Reprise au Festival de Munich 2026 de Turandot de Puccini dans la mise en scène de Carlus Padrissa et sous la direction d’Andrea Battistoni.
Où l’on retrouve Andrea Battistoni, le chef qui a asséné Macbeth la veille. Présent depuis dix ans à l’Opéra de Bavière, le chef né à Vérone se trouve désormais en charge de la majorité du répertoire italien joué dans la maison. Il faut lui reconnaître une attention aux coloris de la musique de son pays : il veille par exemple à ce que les cuivres munichois ne confondent ni Verdi ni Puccini avec Weber ou Wagner. Turandot en est ce soir la démonstration très satisfaisante. Pour le reste, le maestro use une nouvelle fois immodérément des dynamiques les plus élevées.

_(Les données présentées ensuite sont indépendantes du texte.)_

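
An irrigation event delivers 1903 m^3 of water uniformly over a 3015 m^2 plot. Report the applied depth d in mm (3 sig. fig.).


Approach: apply depth from volume over area, d = (V/A)*1000.
d = (1903 / 3015) * 1000 = 631 mm
Therefore the applied depth d = 631 mm.


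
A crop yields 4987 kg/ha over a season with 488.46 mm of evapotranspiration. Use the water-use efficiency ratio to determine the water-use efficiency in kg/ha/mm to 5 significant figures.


Approach: apply the water-use efficiency ratio, WUE = yield/ET.
WUE = 4987 / 488.46 = 10.210 kg/ha/mm
Therefore the water-use efficiency = 10.210 kg/ha/mm.


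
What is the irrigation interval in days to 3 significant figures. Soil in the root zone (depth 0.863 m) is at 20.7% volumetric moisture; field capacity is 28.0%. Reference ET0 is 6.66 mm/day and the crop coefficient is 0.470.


Approach: apply soil-water budget scheduling, SMD = (FC-theta)/100*depth*1000; ETc = ET0*Kc; interval = SMD/ETc.
Step 1 — soil moisture deficit:
  SMD = (28.0 - 20.7)/100 * 0.863 * 1000 = 62.999 mm
Step 2 — daily crop ET (ETc = ET0*Kc):
  ETc = 6.66 * 0.470 = 3.1302 mm/day
Step 3 — irrigation interval (SMD/ETc):
  interval = 62.999 / 3.1302 = 20.1 days
Therefore the irrigation interval = 20.1 days.


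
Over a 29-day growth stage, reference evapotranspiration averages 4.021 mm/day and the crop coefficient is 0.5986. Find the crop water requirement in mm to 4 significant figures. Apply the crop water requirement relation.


Approach: apply the crop water requirement relation, CWR = ET0 * Kc * days.
CWR = 4.021 * 0.5986 * 29 = 69.80 mm
Therefore the crop water requirement = 69.80 mm.


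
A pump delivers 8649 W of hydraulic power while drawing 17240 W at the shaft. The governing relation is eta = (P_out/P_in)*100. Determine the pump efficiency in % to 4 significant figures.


eta = (8649 / 17240) * 100 = 50.17 %
Therefore the pump efficiency = 50.17 %.


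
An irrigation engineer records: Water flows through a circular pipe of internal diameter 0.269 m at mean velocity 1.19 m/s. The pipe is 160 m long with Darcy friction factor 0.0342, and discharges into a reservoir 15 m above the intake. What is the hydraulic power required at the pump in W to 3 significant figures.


Approach: apply continuity + Darcy-Weisbach + hydraulic power, Q = A*v; hf = f*(L/D)*(v^2/(2g)); H = static + hf; P = rho*g*Q*H.
Step 1 — flow rate (continuity, Q = A*v):
  A = pi*(0.269/2)^2 = 0.056832 m^2
  Q = 0.056832 * 1.19 = 0.067630 m^3/s
Step 2 — friction head loss (Darcy-Weisbach):
  hf = 0.0342 * (160/0.269) * (1.19^2 / (2*9.81))
  hf = 1.4682 m
Step 3 — total head: H = 15 + 1.4682 = 16.468 m
Step 4 — hydraulic power (P = rho*g*Q*H):
  P = 1000 * 9.81 * 0.067630 * 16.468 = 10900 W
Therefore the hydraulic power required at the pump = 10900 W.


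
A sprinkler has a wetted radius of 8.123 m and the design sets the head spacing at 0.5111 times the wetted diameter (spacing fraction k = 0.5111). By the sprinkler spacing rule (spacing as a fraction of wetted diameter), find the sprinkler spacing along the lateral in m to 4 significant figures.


Approach: apply the sprinkler spacing rule (spacing as a fraction of wetted diameter), S = k*(2*R).
S = 0.5111 * (2 * 8.123) = 8.303 m
Therefore the sprinkler spacing along the lateral = 8.303 m.


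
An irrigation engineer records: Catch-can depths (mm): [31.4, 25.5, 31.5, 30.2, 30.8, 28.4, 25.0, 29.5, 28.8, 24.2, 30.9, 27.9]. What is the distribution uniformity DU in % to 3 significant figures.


Approach: apply the low-quarter distribution uniformity, DU = (mean of lowest quarter of readings / overall mean)*100.
sorted lowest 3 of 12: [24.2, 25.0, 25.5] -> mean = 24.900 mm
overall mean = 28.675 mm
DU = (24.900/28.675)*100 = 86.8 %
Therefore the distribution uniformity DU = 86.8 %.


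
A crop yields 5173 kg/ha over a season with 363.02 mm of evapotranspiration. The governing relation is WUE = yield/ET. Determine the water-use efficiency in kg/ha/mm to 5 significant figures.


WUE = 5173 / 363.02 = 14.250 kg/ha/mm
Therefore the water-use efficiency = 14.250 kg/ha/mm.


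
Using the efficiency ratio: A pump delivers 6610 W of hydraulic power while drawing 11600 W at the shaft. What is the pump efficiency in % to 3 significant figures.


Approach: apply the efficiency ratio, eta = (P_out/P_in)*100.
eta = (6610 / 11600) * 100 = 57.0 %
Therefore the pump efficiency = 57.0 %.


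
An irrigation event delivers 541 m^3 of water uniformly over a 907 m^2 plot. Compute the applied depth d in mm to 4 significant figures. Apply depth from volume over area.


Approach: apply depth from volume over area, d = (V/A)*1000.
d = (541 / 907) * 1000 = 596.5 mm
Therefore the applied depth d = 596.5 mm.


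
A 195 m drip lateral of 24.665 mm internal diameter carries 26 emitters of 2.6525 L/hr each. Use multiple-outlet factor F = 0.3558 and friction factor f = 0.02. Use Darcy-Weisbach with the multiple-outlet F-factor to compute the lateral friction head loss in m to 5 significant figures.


Approach: apply Darcy-Weisbach with the multiple-outlet F-factor, Q = n*q/(3600*1000) m^3/s; v = Q/A; hf = F*f*(L/D)*(v^2/(2g)).
Q = 26*2.6525/(3600*1000) = 1.915694e-05 m^3/s
A = pi*(24.665e-3/2)^2 = 4.778066e-04 m^2, so v = Q/A = 0.04009351 m/s
hf = 0.3558*0.02*(195/0.024665)*(0.04009351^2/(2*9.81)) = 0.0046093 m
Therefore the lateral friction head loss = 0.0046093 m.


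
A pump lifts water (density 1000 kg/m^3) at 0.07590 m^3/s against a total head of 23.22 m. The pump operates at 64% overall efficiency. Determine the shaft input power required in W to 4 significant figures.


Approach: apply hydraulic power then efficiency conversion, P = rho*g*Q*H; P_in = P/eta.
Step 1 — hydraulic power (P = rho*g*Q*H):
  P = 1000 * 9.81 * 0.07590 * 23.22 = 17289.1 W
Step 2 — input power: P_in = P/eta = 17289.1 / 0.64 = 27010 W
Therefore the shaft input power required = 27010 W.


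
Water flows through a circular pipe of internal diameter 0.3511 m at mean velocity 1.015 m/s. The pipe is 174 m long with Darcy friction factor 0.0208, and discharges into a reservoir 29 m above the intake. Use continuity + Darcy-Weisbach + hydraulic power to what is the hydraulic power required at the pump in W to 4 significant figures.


Approach: apply continuity + Darcy-Weisbach + hydraulic power, Q = A*v; hf = f*(L/D)*(v^2/(2g)); H = static + hf; P = rho*g*Q*H.
Step 1 — flow rate (continuity, Q = A*v):
  A = pi*(0.3511/2)^2 = 0.0968170 m^2
  Q = 0.0968170 * 1.015 = 0.0982692 m^3/s
Step 2 — friction head loss (Darcy-Weisbach):
  hf = 0.0208 * (174/0.3511) * (1.015^2 / (2*9.81))
  hf = 0.541271 m
Step 3 — total head: H = 29 + 0.541271 = 29.5413 m
Step 4 — hydraulic power (P = rho*g*Q*H):
  P = 1000 * 9.81 * 0.0982692 * 29.5413 = 28480 W
Therefore the hydraulic power required at the pump = 28480 W.


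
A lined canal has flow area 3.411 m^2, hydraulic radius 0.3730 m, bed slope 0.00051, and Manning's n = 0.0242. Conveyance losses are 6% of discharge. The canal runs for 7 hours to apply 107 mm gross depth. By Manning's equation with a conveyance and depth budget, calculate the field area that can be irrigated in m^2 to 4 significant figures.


Approach: apply Manning's equation with a conveyance and depth budget, Q = (1/n)*A*R^(2/3)*S^(1/2); Q_field = Q*(1-loss); Area = Q_field*t/(d/1000).
Step 1 — canal discharge (Manning's equation):
  Q = (1/0.0242) * 3.411 * 0.3730^(2/3) * 0.00051^(1/2) = 1.64939 m^3/s
Step 2 — delivered flow: Q_field = 1.64939*(1 - 6/100) = 1.55043 m^3/s
Step 3 — volume delivered: V = 1.55043 * 7*3600 = 39070.8 m^3
Step 4 — area served: A = V / (depth/1000) = 39070.8 / 0.107 = 365100 m^2
Therefore the field area that can be irrigated = 365100 m^2.


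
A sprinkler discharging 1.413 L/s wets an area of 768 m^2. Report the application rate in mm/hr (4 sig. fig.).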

Un fracas impressionnant qui lasse vite et laisse de côté les subtilités d’une partition plus intimiste qu’il n’y paraît. La très riche écriture des percussions en fait particulièrement les frais. D’une certaine manière, à cette lecture tonitruante répond une scénographie très au premier degré qui ne s’embarrasse pas non plus de subtilités. Quinze ans après sa création, la mise en scène de Carlus Padrissa conserve ses atouts, ses faiblesses et ses manques.
Cette évocation d’une Asie contemporaine qui ne limite pas à la Chine, avec des hockeyeuses très courtement vêtues, ne manque pas ses effets. Comme souvent avec La Fura dels Baus, la cinétique ne se traduit pas par une mobilité théâtrale, et l’on sait désormais que le recours à la technologie 3D tient du gadget. On sera plus sévère avec la mort de Liù : son exécution par empalement paraît moins touchante que son suicide et traduit le peu d’attention à la psychologie des personnages.
Sur le plateau souvent encombré, les chœurs remplissent bruyamment leur office, tandis que Ping, Pang et Pong doivent souvent vociférer pour lutter contre la fosse. Voix de caractère inusable et caméléon, Kevin Conners profite de l’écriture orchestrale retenue pour faire entendre un Empereur halluciné. Christian Van Horn est en service minimum pour Timur, comme s’il abandonnait la partie. En Calaf, Yonghoon Lee pousse une voix engorgée de toutes les manières possibles : coups de glotte, émission tubée ou encore tarzanesque. Lorsque ce piètre acteur ne gueule pas, il affadit les phrases en sanglotant. Voilà un prince culotté qui ose reprocher à la fidèle Liù ses pleurs !
Celle-ci est incarnée de manière sensible dans ce monde de brutes par une Golda Schultz soignant sa ligne lumineuse. Dominant littéralement et musicalement le plateau, la Turandot de Sondra Radvanovsky distille des aigus à l’intonation sans faiblesse. La soprano sait aussi plier sa voix portant les stigmates d’une riche carrière suivant des inflexions bouleversantes, apportant une vérité dramatique à son personnage qui ne reste pas longtemps glaçant.
Thomas DESCHAMPS
Nationaltheater, München, 03/07/2026
Giacomo Puccini (1858-1924)
Turandot, drame lyrique en trois actes (1924)
Livret de Giuseppe Adami et Renato Simoni d’après Carlo Gozzi
Orchestre d’État et chœur de l’Opéra d’État de Bavière
direction : Andrea Battistoni
mise en scène : Carlus Padrissa – La Fura dels Baus
décors : Roland Olbeter
costumes : Chu Oroz
lumières : Urs Schönebaum
vidéo : Franc Aleu
préparation des chœurs : Christoph Heil
Avec :
Sondra Radvanovsky (Turandot), Yonghoon Lee (Calaf), Golda Schultz (Liù), Christian van Horn (Timur), Vitor Bispo (Ping), Tansel Akzybek (Pang), Samuel Stopford (Pong, Le prince de Perse), Kevin Conners (Altoum), Bálint Sabó (Un mandarin).